I whiled away a few hours by strolling the Plaza and talking to the handful of vendors who sell their wares from tables around its perimeter. This is the place to buy a bag of pecans and homemade bizcochos (buttery little cookies), or a pair of earrings. The Basilica of San Albino dominates the north end of the Plaza, and is open to visitors from 1 to 3 p.m. daily, except on Sundays. Afterward, I sipped an icy horchata and read on the shady patio of a coffee house. It’s unthinkable (to me, at least) to be in New Mexico and not eat. The region’s most famous restaurant, La Posta, is around the corner from the Plaza. This stunning 19th-century compound was once part of the Butterfield Stagecoach Line, but today it’s better known for its green chile enchiladas and signature Tostada Compuesta.
Before heading to the airport, I drove the few miles down a back road to Mesilla Valley Bosque State Park.
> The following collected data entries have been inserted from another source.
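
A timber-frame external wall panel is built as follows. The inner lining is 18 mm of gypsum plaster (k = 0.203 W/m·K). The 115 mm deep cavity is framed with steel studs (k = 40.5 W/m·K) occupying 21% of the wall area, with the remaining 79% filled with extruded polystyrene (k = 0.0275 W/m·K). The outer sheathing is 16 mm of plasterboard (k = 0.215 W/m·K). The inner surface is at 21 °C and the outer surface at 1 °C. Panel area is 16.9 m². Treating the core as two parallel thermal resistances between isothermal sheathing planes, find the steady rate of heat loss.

Q ≈ 1910 W

Sheathing layers in series; stud and cavity paths in parallel between them.
R_inner = 0.018/(0.203×16.9) = 0.005247 K/W
R_stud  = 0.115/(40.5×0.21×16.9) = 8.001×10^-4 K/W
R_cav   = 0.115/(0.0275×0.79×16.9) = 0.3132 K/W
1/R_core = 1/R_stud + 1/R_cav → R_core = 7.98×10^-4 K/W
R_outer = 0.016/(0.215×16.9) = 0.004403 K/W
R_total = 0.01045 K/W
Q = ΔT/R_total = 20/0.01045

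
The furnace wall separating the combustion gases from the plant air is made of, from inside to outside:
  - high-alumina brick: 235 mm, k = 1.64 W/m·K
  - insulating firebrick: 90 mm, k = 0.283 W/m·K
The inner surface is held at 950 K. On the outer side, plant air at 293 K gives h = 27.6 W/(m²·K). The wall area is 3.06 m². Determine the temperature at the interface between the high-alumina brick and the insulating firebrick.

T ≈ 761 K

Model the wall as resistances in series:
R_high-alumina brick = L/(kA) = 0.235/(1.64×3.06) = 0.04683 K/W
R_insulating firebrick = L/(kA) = 0.09/(0.283×3.06) = 0.1039 K/W
R_outer film = 1/(h_o·A) = 1/(27.6×3.06) = 0.01184 K/W
R_total = 0.1626 K/W;  Q = ΔT/R_total = 657/0.1626 = 4041 W
T_interface = T_inner − Q·ΣR(inner→interface) = 950 − 4040×0.04683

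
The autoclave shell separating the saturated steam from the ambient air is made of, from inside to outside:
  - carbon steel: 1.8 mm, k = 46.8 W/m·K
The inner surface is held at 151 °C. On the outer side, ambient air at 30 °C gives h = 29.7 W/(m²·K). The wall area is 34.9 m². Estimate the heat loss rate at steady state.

Q ≈ 125000 W

Thermal resistances in series:
R_carbon steel = L/(kA) = 0.0018/(46.8×34.9) = 1.102×10^-6 K/W
R_outer film = 1/(h_o·A) = 1/(29.7×34.9) = 9.648×10^-4 K/W
R_total = 9.659×10^-4 K/W
Q = ΔT / R_total = 121 / 9.659×10^-4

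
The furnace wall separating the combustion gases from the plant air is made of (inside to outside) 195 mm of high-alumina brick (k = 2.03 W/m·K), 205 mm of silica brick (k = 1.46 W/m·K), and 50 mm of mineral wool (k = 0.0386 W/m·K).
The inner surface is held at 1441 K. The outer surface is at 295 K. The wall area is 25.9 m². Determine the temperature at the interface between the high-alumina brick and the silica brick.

Thermal resistances in series:
R_high-alumina brick = L/(kA) = 0.195/(2.03×25.9) = 0.003709 K/W
R_silica brick = L/(kA) = 0.205/(1.46×25.9) = 0.005421 K/W
R_mineral wool = L/(kA) = 0.05/(0.0386×25.9) = 0.05001 K/W
R_total = 0.05914 K/W;  Q = ΔT/R_total = 1146/0.05914 = 19380 W
T_interface = T_inner − Q·ΣR(inner→interface) = 1441 − 19400×0.003709

T ≈ 1370 K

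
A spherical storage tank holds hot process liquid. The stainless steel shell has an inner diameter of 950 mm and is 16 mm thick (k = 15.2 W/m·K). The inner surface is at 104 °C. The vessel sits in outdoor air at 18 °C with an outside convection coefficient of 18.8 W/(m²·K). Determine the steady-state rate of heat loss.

Q ≈ 4800 W

For a spherical shell R = (1/r₁ − 1/r₂)/(4πk); film R = 1/(h·4πr²). In series:
R_stainless steel shell = (1/0.475 − 1/0.491)/(4π×15.2) = 3.592×10^-4 K/W
R_outer film = 1/(h·4πr_o²) = 1/(18.8×4π×0.491²) = 0.01756 K/W
R_total = 0.01792 K/W
Q = ΔT/R_total = 86/0.01792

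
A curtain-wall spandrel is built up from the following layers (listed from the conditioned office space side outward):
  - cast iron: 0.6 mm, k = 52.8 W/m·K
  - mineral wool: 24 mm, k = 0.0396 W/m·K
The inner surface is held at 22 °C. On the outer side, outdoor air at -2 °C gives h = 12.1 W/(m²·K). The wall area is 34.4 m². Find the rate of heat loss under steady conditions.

Treating each layer as a thermal resistance in series:
R_cast iron = L/(kA) = 0.0006/(52.8×34.4) = 3.303×10^-7 K/W
R_mineral wool = L/(kA) = 0.024/(0.0396×34.4) = 0.01762 K/W
R_outer film = 1/(h_o·A) = 1/(12.1×34.4) = 0.002402 K/W
R_total = 0.02002 K/W
Q = ΔT / R_total = 24 / 0.02002

Q ≈ 1200 W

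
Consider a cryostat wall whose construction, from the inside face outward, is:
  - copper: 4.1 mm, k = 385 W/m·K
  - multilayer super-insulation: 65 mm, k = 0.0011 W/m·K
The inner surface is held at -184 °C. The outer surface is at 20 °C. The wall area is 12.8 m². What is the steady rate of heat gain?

Q ≈ 44.2 W

Treating each layer as a thermal resistance in series:
R_copper = L/(kA) = 0.0041/(385×12.8) = 8.32×10^-7 K/W
R_multilayer super-insulation = L/(kA) = 0.065/(0.0011×12.8) = 4.616 K/W
R_total = 4.616 K/W
Q = ΔT / R_total = 204 / 4.616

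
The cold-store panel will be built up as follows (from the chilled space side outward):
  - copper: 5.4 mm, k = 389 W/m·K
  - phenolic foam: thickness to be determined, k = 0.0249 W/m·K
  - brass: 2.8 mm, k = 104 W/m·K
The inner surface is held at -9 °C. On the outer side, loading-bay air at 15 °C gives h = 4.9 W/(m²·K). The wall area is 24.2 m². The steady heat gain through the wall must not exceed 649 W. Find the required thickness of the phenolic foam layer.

Model the wall as resistances in series:
R_copper = L/(kA) = 0.0054/(389×24.2) = 5.736×10^-7 K/W
R_brass = L/(kA) = 0.0028/(104×24.2) = 1.113×10^-6 K/W
R_outer film = 1/(h_o·A) = 1/(4.9×24.2) = 0.008433 K/W
Sum of the known resistances R_other = 0.008435 K/W
Required total resistance R_tot = ΔT/Q_allow = 24/649 = 0.03698 K/W
R_phenolic foam = R_tot − R_other = 0.02855 K/W
L = R·k·A = 0.02855×0.0249×24.2

L ≈ 17.2 mm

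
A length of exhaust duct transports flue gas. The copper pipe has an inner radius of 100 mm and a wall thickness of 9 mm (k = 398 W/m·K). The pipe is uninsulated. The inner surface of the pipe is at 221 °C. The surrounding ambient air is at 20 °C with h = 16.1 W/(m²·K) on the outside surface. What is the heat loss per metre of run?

For a radial system each layer contributes R = ln(r_out/r_in)/(2πkL); films add R = 1/(hA).
R_copper pipe wall = ln(109/100)/(2π×398×1) = 3.446×10^-5 K/W
R_outer film = 1/(h_o·2πr_oL) = 1/(16.1×2π×0.109×1) = 0.09069 K/W
R_total = 0.09073 K/W
Q = ΔT/R_total = 201/0.09073

q′ ≈ 2220 W/m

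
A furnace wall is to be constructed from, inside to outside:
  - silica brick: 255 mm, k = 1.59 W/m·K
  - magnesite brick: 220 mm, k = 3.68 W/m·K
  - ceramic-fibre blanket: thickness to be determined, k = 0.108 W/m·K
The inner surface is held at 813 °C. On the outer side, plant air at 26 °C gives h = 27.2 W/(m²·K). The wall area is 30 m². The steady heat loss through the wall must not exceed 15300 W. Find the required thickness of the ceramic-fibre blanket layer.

Model the wall as resistances in series:
R_silica brick = L/(kA) = 0.255/(1.59×30) = 0.005346 K/W
R_magnesite brick = L/(kA) = 0.22/(3.68×30) = 0.001993 K/W
R_outer film = 1/(h_o·A) = 1/(27.2×30) = 0.001225 K/W
Sum of the known resistances R_other = 0.008564 K/W
Required total resistance R_tot = ΔT/Q_allow = 787/15300 = 0.05144 K/W
R_ceramic-fibre blanket = R_tot − R_other = 0.04287 K/W
L = R·k·A = 0.04287×0.108×30

L ≈ 139 mm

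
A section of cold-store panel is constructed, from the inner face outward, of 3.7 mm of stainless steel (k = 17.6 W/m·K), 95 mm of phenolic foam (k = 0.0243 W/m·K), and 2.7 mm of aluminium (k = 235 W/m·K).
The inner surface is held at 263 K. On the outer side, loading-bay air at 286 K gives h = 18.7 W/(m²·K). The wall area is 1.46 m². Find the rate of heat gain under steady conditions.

Thermal resistances in series:
R_stainless steel = L/(kA) = 0.0037/(17.6×1.46) = 1.44×10^-4 K/W
R_phenolic foam = L/(kA) = 0.095/(0.0243×1.46) = 2.678 K/W
R_aluminium = L/(kA) = 0.0027/(235×1.46) = 7.869×10^-6 K/W
R_outer film = 1/(h_o·A) = 1/(18.7×1.46) = 0.03663 K/W
R_total = 2.714 K/W
Q = ΔT / R_total = 23 / 2.714

Q ≈ 8.47 W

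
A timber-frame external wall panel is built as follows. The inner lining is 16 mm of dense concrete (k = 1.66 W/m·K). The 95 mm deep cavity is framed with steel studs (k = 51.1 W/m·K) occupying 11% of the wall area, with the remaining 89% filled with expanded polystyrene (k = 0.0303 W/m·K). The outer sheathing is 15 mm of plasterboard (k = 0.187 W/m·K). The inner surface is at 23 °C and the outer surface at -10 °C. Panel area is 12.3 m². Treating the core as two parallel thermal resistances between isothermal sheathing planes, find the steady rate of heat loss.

Q ≈ 3810 W

Sheathing layers in series; stud and cavity paths in parallel between them.
R_inner = 0.016/(1.66×12.3) = 7.836×10^-4 K/W
R_stud  = 0.095/(51.1×0.11×12.3) = 0.001374 K/W
R_cav   = 0.095/(0.0303×0.89×12.3) = 0.2864 K/W
1/R_core = 1/R_stud + 1/R_cav → R_core = 0.001367 K/W
R_outer = 0.015/(0.187×12.3) = 0.006521 K/W
R_total = 0.008673 K/W
Q = ΔT/R_total = 33/0.008673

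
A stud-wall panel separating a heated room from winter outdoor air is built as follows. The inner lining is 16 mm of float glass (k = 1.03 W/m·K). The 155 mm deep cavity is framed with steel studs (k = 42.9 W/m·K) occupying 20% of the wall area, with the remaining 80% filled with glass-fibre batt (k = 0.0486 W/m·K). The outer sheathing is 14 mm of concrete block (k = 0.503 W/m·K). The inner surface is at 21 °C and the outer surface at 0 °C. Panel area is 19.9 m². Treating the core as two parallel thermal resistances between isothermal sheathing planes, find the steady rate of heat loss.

Q ≈ 6810 W

Sheathing layers in series; stud and cavity paths in parallel between them.
R_inner = 0.016/(1.03×19.9) = 7.806×10^-4 K/W
R_stud  = 0.155/(42.9×0.2×19.9) = 9.078×10^-4 K/W
R_cav   = 0.155/(0.0486×0.8×19.9) = 0.2003 K/W
1/R_core = 1/R_stud + 1/R_cav → R_core = 9.037×10^-4 K/W
R_outer = 0.014/(0.503×19.9) = 0.001399 K/W
R_total = 0.003083 K/W
Q = ΔT/R_total = 21/0.003083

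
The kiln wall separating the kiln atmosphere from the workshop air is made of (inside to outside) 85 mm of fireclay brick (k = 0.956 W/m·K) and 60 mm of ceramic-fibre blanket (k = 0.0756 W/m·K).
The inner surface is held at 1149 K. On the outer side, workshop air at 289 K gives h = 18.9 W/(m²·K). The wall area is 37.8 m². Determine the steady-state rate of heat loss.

Using the resistance-network approach (series):
R_fireclay brick = L/(kA) = 0.085/(0.956×37.8) = 0.002352 K/W
R_ceramic-fibre blanket = L/(kA) = 0.06/(0.0756×37.8) = 0.021 K/W
R_outer film = 1/(h_o·A) = 1/(18.9×37.8) = 0.0014 K/W
R_total = 0.02475 K/W
Q = ΔT / R_total = 860 / 0.02475

Q ≈ 34800 W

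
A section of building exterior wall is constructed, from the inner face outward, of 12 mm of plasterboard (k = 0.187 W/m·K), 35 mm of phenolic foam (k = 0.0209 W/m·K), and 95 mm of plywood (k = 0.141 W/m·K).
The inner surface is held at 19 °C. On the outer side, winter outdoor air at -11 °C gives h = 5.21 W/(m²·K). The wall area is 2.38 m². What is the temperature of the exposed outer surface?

T ≈ -8.79 °C

Thermal resistances in series:
R_plasterboard = L/(kA) = 0.012/(0.187×2.38) = 0.02696 K/W
R_phenolic foam = L/(kA) = 0.035/(0.0209×2.38) = 0.7036 K/W
R_plywood = L/(kA) = 0.095/(0.141×2.38) = 0.2831 K/W
R_outer film = 1/(h_o·A) = 1/(5.21×2.38) = 0.08065 K/W
R_total = 1.094 K/W;  Q = ΔT/R_total = 30/1.094 = 27.41 W
T_interface = T_inner − Q·ΣR(inner→interface) = 19 − 27.4×1.014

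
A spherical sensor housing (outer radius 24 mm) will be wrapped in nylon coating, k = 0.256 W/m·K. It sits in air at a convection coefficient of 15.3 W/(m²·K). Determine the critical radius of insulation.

For a sphere r_cr = 2k/h = 2×0.256/15.3
r_cr = 33.5 mm; since the bare radius (24 mm) is below r_cr, adding a thin layer of insulation will *increase* heat loss.

r_cr ≈ 33.5 mm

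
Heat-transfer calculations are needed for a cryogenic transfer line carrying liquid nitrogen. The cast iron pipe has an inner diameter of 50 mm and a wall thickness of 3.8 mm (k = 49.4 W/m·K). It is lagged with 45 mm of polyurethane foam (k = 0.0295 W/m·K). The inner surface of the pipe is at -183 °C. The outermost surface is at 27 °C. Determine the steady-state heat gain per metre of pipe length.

q′ ≈ 41.4 W/m

Cylindrical conduction, so R = ln(r₂/r₁)/(2πkL) per layer, in series:
R_cast iron pipe wall = ln(28.8/25)/(2π×49.4×1) = 4.559×10^-4 K/W
R_polyurethane foam = ln(73.8/28.8)/(2π×0.0295×1) = 5.077 K/W
R_total = 5.077 K/W
Q = ΔT/R_total = 210/5.077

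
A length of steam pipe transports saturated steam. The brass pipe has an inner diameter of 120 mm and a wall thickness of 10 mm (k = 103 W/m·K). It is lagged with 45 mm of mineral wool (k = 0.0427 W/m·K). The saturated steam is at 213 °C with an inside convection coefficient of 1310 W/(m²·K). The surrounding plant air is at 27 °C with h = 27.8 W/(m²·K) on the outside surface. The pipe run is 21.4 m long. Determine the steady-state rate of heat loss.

Q ≈ 2090 W

Radial resistances (cylindrical: R_cond = ln(r_o/r_i)/(2πkL), R_conv = 1/(h·2πrL)):
R_inner film = 1/(h_i·2πr₁L) = 1/(1310×2π×0.06×21.4) = 9.462×10^-5 K/W
R_brass pipe wall = ln(70/60)/(2π×103×21.4) = 1.113×10^-5 K/W
R_mineral wool = ln(115/70)/(2π×0.0427×21.4) = 0.08647 K/W
R_outer film = 1/(h_o·2πr_oL) = 1/(27.8×2π×0.115×21.4) = 0.002326 K/W
R_total = 0.0889 K/W
Q = ΔT/R_total = 186/0.0889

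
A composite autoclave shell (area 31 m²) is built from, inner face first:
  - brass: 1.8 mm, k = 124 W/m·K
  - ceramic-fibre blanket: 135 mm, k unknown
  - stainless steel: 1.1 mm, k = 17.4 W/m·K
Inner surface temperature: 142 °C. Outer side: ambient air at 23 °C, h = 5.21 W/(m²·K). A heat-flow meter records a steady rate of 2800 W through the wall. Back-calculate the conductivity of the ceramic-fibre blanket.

k ≈ 0.12 W/(m·K)

Model the wall as resistances in series:
R_brass = L/(kA) = 0.0018/(124×31) = 4.683×10^-7 K/W
R_stainless steel = L/(kA) = 0.0011/(17.4×31) = 2.039×10^-6 K/W
R_outer film = 1/(h_o·A) = 1/(5.21×31) = 0.006192 K/W
Sum of known resistances R_other = 0.006194 K/W
Total R = ΔT/Q = 119/2800 = 0.0425 K/W
R_ceramic-fibre blanket = R_total − R_other = 0.03631 K/W
k = L/(R·A) = 0.135/(0.03631×31)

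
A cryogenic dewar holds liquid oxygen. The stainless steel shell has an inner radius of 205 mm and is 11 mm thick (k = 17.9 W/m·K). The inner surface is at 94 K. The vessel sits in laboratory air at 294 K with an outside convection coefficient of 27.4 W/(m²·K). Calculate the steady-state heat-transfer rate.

For a spherical shell R = (1/r₁ − 1/r₂)/(4πk); film R = 1/(h·4πr²). In series:
R_stainless steel shell = (1/0.205 − 1/0.216)/(4π×17.9) = 0.001104 K/W
R_outer film = 1/(h·4πr_o²) = 1/(27.4×4π×0.216²) = 0.06225 K/W
R_total = 0.06335 K/W
Q = ΔT/R_total = 200/0.06335

Q ≈ 3160 W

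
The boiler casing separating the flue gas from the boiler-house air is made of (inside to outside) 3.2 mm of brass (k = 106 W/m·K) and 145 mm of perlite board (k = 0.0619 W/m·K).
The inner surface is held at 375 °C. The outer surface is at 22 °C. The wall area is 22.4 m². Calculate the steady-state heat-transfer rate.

Series thermal resistances:
R_brass = L/(kA) = 0.0032/(106×22.4) = 1.348×10^-6 K/W
R_perlite board = L/(kA) = 0.145/(0.0619×22.4) = 0.1046 K/W
R_total = 0.1046 K/W
Q = ΔT / R_total = 353 / 0.1046

Q ≈ 3380 W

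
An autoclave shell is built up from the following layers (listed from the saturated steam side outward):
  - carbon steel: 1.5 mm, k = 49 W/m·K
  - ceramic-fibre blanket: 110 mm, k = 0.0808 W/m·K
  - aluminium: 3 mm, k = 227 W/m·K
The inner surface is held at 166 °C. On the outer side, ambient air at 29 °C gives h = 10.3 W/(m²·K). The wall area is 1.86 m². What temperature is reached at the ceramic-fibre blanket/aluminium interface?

T ≈ 38.1 °C

Model the wall as resistances in series:
R_carbon steel = L/(kA) = 0.0015/(49×1.86) = 1.646×10^-5 K/W
R_ceramic-fibre blanket = L/(kA) = 0.11/(0.0808×1.86) = 0.7319 K/W
R_aluminium = L/(kA) = 0.003/(227×1.86) = 7.105×10^-6 K/W
R_outer film = 1/(h_o·A) = 1/(10.3×1.86) = 0.0522 K/W
R_total = 0.7841 K/W;  Q = ΔT/R_total = 137/0.7841 = 174.7 W
T_interface = T_inner − Q·ΣR(inner→interface) = 166 − 175×0.7319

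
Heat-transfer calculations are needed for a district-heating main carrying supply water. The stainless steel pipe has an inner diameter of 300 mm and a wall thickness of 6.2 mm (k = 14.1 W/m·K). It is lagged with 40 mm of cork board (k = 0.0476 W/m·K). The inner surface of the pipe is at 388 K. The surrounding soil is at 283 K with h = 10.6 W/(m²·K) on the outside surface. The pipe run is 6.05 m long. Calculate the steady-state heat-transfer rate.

For a radial system each layer contributes R = ln(r_out/r_in)/(2πkL); films add R = 1/(hA).
R_stainless steel pipe wall = ln(156.2/150)/(2π×14.1×6.05) = 7.557×10^-5 K/W
R_cork board = ln(196.2/156.2)/(2π×0.0476×6.05) = 0.126 K/W
R_outer film = 1/(h_o·2πr_oL) = 1/(10.6×2π×0.1962×6.05) = 0.01265 K/W
R_total = 0.1387 K/W
Q = ΔT/R_total = 105/0.1387

Q ≈ 757 W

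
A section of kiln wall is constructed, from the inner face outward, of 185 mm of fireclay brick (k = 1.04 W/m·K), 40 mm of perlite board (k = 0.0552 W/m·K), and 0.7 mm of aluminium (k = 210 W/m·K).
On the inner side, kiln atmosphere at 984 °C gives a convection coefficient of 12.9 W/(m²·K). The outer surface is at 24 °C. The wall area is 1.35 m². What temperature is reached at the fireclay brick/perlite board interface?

Treating each layer as a thermal resistance in series:
R_inner film = 1/(h_i·A) = 1/(12.9×1.35) = 0.05742 K/W
R_fireclay brick = L/(kA) = 0.185/(1.04×1.35) = 0.1318 K/W
R_perlite board = L/(kA) = 0.04/(0.0552×1.35) = 0.5368 K/W
R_aluminium = L/(kA) = 0.0007/(210×1.35) = 2.469×10^-6 K/W
R_total = 0.726 K/W;  Q = ΔT/R_total = 960/0.726 = 1322 W
T_interface = T_inner − Q·ΣR(inner→interface) = 984 − 1320×0.1892

T ≈ 734 °C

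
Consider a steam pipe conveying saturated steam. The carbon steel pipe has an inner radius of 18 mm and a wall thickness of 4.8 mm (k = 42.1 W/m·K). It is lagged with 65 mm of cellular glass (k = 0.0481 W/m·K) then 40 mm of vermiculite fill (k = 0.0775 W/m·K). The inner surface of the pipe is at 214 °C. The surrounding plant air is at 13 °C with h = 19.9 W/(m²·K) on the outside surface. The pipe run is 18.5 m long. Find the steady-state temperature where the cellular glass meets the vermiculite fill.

T ≈ 44.6 °C

Treating each annulus and film as a series resistance:
R_carbon steel pipe wall = ln(22.8/18)/(2π×42.1×18.5) = 4.831×10^-5 K/W
R_cellular glass = ln(87.8/22.8)/(2π×0.0481×18.5) = 0.2412 K/W
R_vermiculite fill = ln(127.8/87.8)/(2π×0.0775×18.5) = 0.04167 K/W
R_outer film = 1/(h_o·2πr_oL) = 1/(19.9×2π×0.1278×18.5) = 0.003383 K/W
R_total = 0.2863 K/W
Q = ΔT/R_total = 201/0.2863
Q = 702 W
T_interface = T_inner − Q·ΣR(inner→interface) = 214 − 702×0.2412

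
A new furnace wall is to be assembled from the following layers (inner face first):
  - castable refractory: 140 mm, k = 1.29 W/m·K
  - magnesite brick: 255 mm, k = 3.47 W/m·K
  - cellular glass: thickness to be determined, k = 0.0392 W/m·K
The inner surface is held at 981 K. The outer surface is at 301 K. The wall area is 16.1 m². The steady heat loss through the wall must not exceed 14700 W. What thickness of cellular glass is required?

Series thermal resistances:
R_castable refractory = L/(kA) = 0.14/(1.29×16.1) = 0.006741 K/W
R_magnesite brick = L/(kA) = 0.255/(3.47×16.1) = 0.004564 K/W
Sum of the known resistances R_other = 0.01131 K/W
Required total resistance R_tot = ΔT/Q_allow = 680/14700 = 0.04626 K/W
R_cellular glass = R_tot − R_other = 0.03495 K/W
L = R·k·A = 0.03495×0.0392×16.1

L ≈ 22.1 mm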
Unfortunately, it was still closed for the season, but the drive meanders past pecan orchards, crumbling adobe homesteads and tranquil farmhouses. Horses graze in verdant pasture, and fields of onion with their flowering lavender heads intersperse the orchards. It’s lovely, and a side of New Mexico I’ve never seen, used as I am to the dramatic ochre landscape, canyons and severe mesas of the north.
At the end of a business trip, I’m often content to just get to the airport early, and spend the time people watching and reading. My jaunt to Mesilla was a reminder that sometimes it’s worth the extra effort to hit the road instead.